Zwei junge Brillenbären im Frankfurter Zoo haben sich erstmals in die Außenanlage getraut. In freier Wildbahn leben Brillenbären in den hohen Anden in Südamerika. Sie gelten als gefährdet.

          Sie sind noch vorsichtig: Zwei junge Brillenbären im Frankfurter Zoo haben sich erstmals Besuchern gezeigt. Gut drei Monate nach ihrer Geburt wagten Manu und seine Schwester Suyana ihre ersten Schritte in der Freianlage des Geheges. „Seit zwei Wochen merkt man, dass die Jungtiere aktiver sind und raus wollen. Jetzt haben sie die Möglichkeit, aber sie trauen sich noch nicht so richtig“, erklärte Zoodirektor Miguel Casares.

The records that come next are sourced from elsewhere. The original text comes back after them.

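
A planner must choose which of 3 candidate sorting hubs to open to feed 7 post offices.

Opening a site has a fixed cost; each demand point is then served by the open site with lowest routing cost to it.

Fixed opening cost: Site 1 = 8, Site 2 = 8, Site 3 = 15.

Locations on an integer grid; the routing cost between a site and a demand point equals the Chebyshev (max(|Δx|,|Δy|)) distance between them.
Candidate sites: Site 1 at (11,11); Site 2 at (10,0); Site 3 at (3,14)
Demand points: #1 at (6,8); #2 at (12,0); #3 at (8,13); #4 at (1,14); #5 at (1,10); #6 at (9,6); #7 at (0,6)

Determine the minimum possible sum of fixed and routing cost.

56

Open {Site 2, Site 3}: assign each demand point to its cheapest open site.
  #1→Site 3 6, #2→Site 2 2, #3→Site 3 5, #4→Site 3 2, #5→Site 3 4, #6→Site 2 6, #7→Site 3 8
  routing cost 33, fixed 23 → total 56.
Compare {Site 1, Site 2, Site 3}: routing cost 29 + fixed 31 = 60.
Compare {Site 1, Site 2}: routing cost 45 + fixed 16 = 61.
Compare {Site 1, Site 3}: routing cost 38 + fixed 23 = 61.
All other subsets cost ≥ 60. Minimum total cost: 56.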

          Dieses Verhalten sei normal, da die Außenanlage für die beiden noch vollkommen ungewohnt sei. „Sie werden in den nächsten Tagen immer kurz raus und wieder rein gehen, bis sie irgendwann ganz draußen bleiben“, sagte Casares.

          Als gefährdet eingestuft

          Die 15 Jahre alte Brillenbärin Cashu hatte am 14. Januar im Zoo Manu und Suyana zur Welt gebracht. Anfang April hatte der Nachwuchs erstmals die Wurfbox verlassen und sich seitdem frei in der Innenanlage des Geheges bewegt. Für Cashu sind die beiden Jungtiere der dritte Wurf.

          Beäugt: Begleitet von seiner Mama wagt sich ein junger Brillenbär in die Augenanlage

          Brillenbären-Jungen sind nach der Geburt zunächst blind; erst nach etwa vier Wochen öffnen sie die Augen, bevor sie nach ungefähr zwölf Wochen zum ersten Mal ihre schützende Höhle verlassen. In freier Wildbahn leben Brillenbären in den hohen Anden in Südamerika. Die Weltnaturschutzunion (IUCN) hat sie auf der „Roten Liste bedrohter Tiere“ als gefährdet eingestuft.